Despite the distance that separated us, our friendships continued to grow. We instituted a monthly email, intended to keep us from becoming Christmas-letter-only friends. It works, with some of us writing on time, some of us writing late, and some of us procrastinating for a month or two. (I fall into the last category right now.) We've also managed not one but two reunions -- more if you count the three weddings that we've shared. Not everyone has been able to make it to each of these events, but oh boy, have them been wonderful! Last February we met up in Chicago. We crowded together in a hotel, froze in the city, and made a joyful memory.
This year, spurred by the quick stateside visit of one of our (currently) international amigas, we decided to meet outside of Washington, D.C., the first weekend of February. Not to be outdone by the frigid temperatures experienced in Chicago, this trip happened to occur in the massive snowstorm that blasted the East Coast. We all managed to arrive and leave safely, including Kate and her baby daughter, who flew in from Minneapolis, MN. The feet of snow that we got ensured that we had lots of time to sit and chat, but unfortunately also mandated that we dig out our cars.
This was the Sub, part way through its unearthing. It really wasn't much fun to shovel out our cars, but fortunately, everyone pitched in (except for the baby, but I guess we can't blame her). It actually provided a decent way to work of some of the calories we ate (and ATE) during that weekend.
And although next year we vowed to meet in Vegas, this reunion proved to become another unforgettable memory. Being able to talk, eat, laugh and pray together was another reason I'm thankful for the time I spent at Houghton.
Sunday, February 21, 2010
Monday, February 1, 2010
On January 9, 2010, before 6 a.m., Dan and I bid adieu to Williams Bay, Wisconsin. The car was crammed with our earthly possessions, absolutely jam packed. The car was so full, germs had to sign up on a waiting list to get in. I had lampshades on my lamp, food at my feet, toiletries filling the empty space between my right thigh and the car door, and Dan and I both rested our elbows on the pillow that was between us. I slept as to forget how uncomfortable I was.
Anyways, we made it to Pennsylvania without incident, and after spending one night with Dan's parents, we began the arduous process of moving in. No apartment for us, not a farmhouse surrounded by cornfields: this time we are bunking with Dan's Gram, qualifying us in many ways as people hit by the recession. (There's a commercial about what people are doing to cut back: living with my parents, eating less meat, becoming a one car family. Check, check, check!) But really, we're absolutely blessed to be living with Gram, besides the obvious economical benefits.
Gram is gracious, funny, and growing older. She benefits from a little help in the kitchen and the company that we provide. She often wears a gray-purple hat, much to the family's annoyance, always offers to bring ice cream to family functions, and likes her fair share of salt on, well, everything. One day I witnessed her butter her wheat-thins; it must be a generational thing to butter one's crackers.
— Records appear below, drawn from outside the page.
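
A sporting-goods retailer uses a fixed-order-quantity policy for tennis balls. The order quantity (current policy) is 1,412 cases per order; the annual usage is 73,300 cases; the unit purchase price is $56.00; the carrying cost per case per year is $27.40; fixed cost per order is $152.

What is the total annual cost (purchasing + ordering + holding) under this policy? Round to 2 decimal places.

$4,132,035.05

Ordering: D/Q × S = 73,300/1,412 × $152 = $7,890.65
Holding:  Q/2 × H = 1,412/2 × $27.4 = $19,344.40
Purchase cost = D·C = 73,300 × 56 = $4,104,800.00
Total = $7,890.65 + $19,344.40 + $4,104,800.00 = $4,132,035.05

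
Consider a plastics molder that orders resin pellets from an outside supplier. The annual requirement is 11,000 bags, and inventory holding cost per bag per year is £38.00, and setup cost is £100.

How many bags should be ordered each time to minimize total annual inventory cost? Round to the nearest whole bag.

EOQ = √(2DS/H) = √(2 × 11,000 × 100 / 38)
    = √(57,894.74) ≈ 240.61

241 bags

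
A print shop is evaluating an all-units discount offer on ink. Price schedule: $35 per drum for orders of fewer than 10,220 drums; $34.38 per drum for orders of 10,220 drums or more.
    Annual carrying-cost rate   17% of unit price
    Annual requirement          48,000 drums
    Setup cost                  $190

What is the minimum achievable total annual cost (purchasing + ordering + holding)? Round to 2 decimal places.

$1,680,998.27

H₁ = 17%×$35 = $5.9500;  H₂ = 17%×$34.38 = $5.8446
EOQ₁ = √(2×48,000×190/5.9500) = 1,750.87  (< 10,220, feasible at tier 1)
EOQ₂ = √(2×48,000×190/5.8446) = 1,766.59  (< 10,220 → use Q = 10,220 at tier-2 price)
TC(tier 1 (EOQ₁), Q≈1,750.9) = $1,690,417.68
TC(tier 2, Q≈10,220.0) = $1,680,998.27
Minimum at tier 2: $1,680,998.27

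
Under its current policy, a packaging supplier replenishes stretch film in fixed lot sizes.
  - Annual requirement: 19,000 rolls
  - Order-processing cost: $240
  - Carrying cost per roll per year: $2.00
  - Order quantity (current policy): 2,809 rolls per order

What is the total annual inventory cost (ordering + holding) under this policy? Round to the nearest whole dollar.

$4,432

Ordering: D/Q × S = 19,000/2,809 × $240 = $1,623.35
Holding:  Q/2 × H = 2,809/2 × $2 = $2,809.00
Total = $1,623.35 + $2,809.00 = $4,432.35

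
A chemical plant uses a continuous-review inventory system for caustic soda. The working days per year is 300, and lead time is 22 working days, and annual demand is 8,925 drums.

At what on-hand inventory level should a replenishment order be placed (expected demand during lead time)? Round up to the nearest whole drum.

655 drums

Daily demand d = 8,925 / 300 = 29.750 drums/day
Demand during lead time = 29.750 × 22 = 654.50
Reorder point = 654.50 → round up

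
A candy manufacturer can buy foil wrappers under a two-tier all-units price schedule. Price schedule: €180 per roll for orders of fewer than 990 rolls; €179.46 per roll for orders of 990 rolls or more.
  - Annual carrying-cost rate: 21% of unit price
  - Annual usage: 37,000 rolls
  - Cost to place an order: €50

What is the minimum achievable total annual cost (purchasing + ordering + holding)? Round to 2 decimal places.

H₁ = 21%×€180 = €37.8000;  H₂ = 21%×€179.46 = €37.6866
EOQ₁ = √(2×37,000×50/37.8000) = 312.86  (< 990, feasible at tier 1)
EOQ₂ = √(2×37,000×50/37.6866) = 313.33  (< 990 → use Q = 990 at tier-2 price)
TC(tier 1 (EOQ₁), Q≈312.9) = €6,671,826.24
TC(tier 2, Q≈990.0) = €6,660,543.55
Minimum at tier 2: €6,660,543.55

€6,660,543.55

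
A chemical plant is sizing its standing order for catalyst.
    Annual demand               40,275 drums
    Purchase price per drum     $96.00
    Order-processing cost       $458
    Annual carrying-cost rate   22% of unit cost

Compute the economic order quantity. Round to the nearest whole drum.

1,322 drums

Holding cost per drum per year: H = 22% × $96 = $21.1200
Q* = √(2·D·S / H) = √(2·40,275·458 / 21.12) = √1,746,775.6 ≈ 1,321.66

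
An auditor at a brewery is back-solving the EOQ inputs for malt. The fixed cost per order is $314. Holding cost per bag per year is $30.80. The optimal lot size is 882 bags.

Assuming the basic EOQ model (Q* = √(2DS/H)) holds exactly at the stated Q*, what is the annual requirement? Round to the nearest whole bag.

EOQ relation: Q² = 2DS/H, so rearrange for the unknown.
D = Q²H / (2S) = 882² × 30.8 / (2 × 314) = 38,152.96

38,153 bags per year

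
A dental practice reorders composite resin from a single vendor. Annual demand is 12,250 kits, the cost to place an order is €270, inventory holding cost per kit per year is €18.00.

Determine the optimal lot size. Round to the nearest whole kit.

Optimal lot size Q* = (2 × 12,250 × €270 / €18)^½ ≈ 606.22

606 kits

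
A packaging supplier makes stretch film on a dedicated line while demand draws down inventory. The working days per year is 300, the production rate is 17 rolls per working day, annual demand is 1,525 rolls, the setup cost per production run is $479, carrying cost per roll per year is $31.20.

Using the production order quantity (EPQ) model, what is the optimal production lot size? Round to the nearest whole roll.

258 rolls

d = 1,525/300 = 5.0833 rolls/day;  effective holding cost H(1 − d/p) = 31.2·(1 − 5.0833/17) = 21.87059
Q* = √(2DS / H_eff) = √(2·1,525·479 / 21.87059) ≈ 258.46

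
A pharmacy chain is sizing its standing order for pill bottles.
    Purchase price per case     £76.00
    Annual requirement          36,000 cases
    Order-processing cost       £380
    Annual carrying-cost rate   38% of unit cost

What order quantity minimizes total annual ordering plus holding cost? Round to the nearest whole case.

H = i·C = 0.38 × £76 = £28.8800 per case-year
Q* = √(2·D·S / H) = √(2·36,000·380 / 28.88) = √947,368.4 ≈ 973.33

973 cases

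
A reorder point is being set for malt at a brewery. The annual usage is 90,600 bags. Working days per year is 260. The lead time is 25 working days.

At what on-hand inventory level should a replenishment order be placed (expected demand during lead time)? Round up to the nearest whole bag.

Daily demand d = 90,600 / 260 = 348.462 bags/day
Demand during lead time = 348.462 × 25 = 8,711.54
Reorder point = 8,711.54 → round up

8,712 bags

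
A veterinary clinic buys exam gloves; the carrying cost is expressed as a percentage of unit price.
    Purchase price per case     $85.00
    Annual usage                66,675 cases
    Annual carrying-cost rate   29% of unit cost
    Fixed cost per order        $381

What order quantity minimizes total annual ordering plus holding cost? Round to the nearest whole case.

H = i·C = 0.29 × $85 = $24.6500 per case-year
Optimal lot size Q* = (2 × 66,675 × $381 / $24.65)^½ ≈ 1,435.66

1,436 cases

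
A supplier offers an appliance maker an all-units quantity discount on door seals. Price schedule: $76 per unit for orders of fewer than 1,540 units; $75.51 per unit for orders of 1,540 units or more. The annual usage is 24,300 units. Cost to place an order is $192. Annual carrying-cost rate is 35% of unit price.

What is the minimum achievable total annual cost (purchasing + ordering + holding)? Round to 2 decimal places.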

I'm also teaching Gram how to use the computer. We've gotten her an email account and she is beginning to get the gist of how to reply to emails. The computer is still a great mystery to her, but I'm impressed that she has the gumption to try. Today she received an e-card, much to her delight, that she chuckled at the entire time it played.
I am learning that growing old, elegantly, is a lofty goal. It takes style, a relaxed attitude, and a good bit of humor. My own grandmothers display a good bit of pizazz, and getting to know Dan's gram is another example of how aging can be beautiful. Spending time with Gram sometimes makes me roll my eyes, and other times smile so hard that my cheeks are sore. My favorite part? That she will ask Dan, when he is giving her grief, "Do you like where you're sleeping?"
And to that, I laugh and say, "Oh, Gram."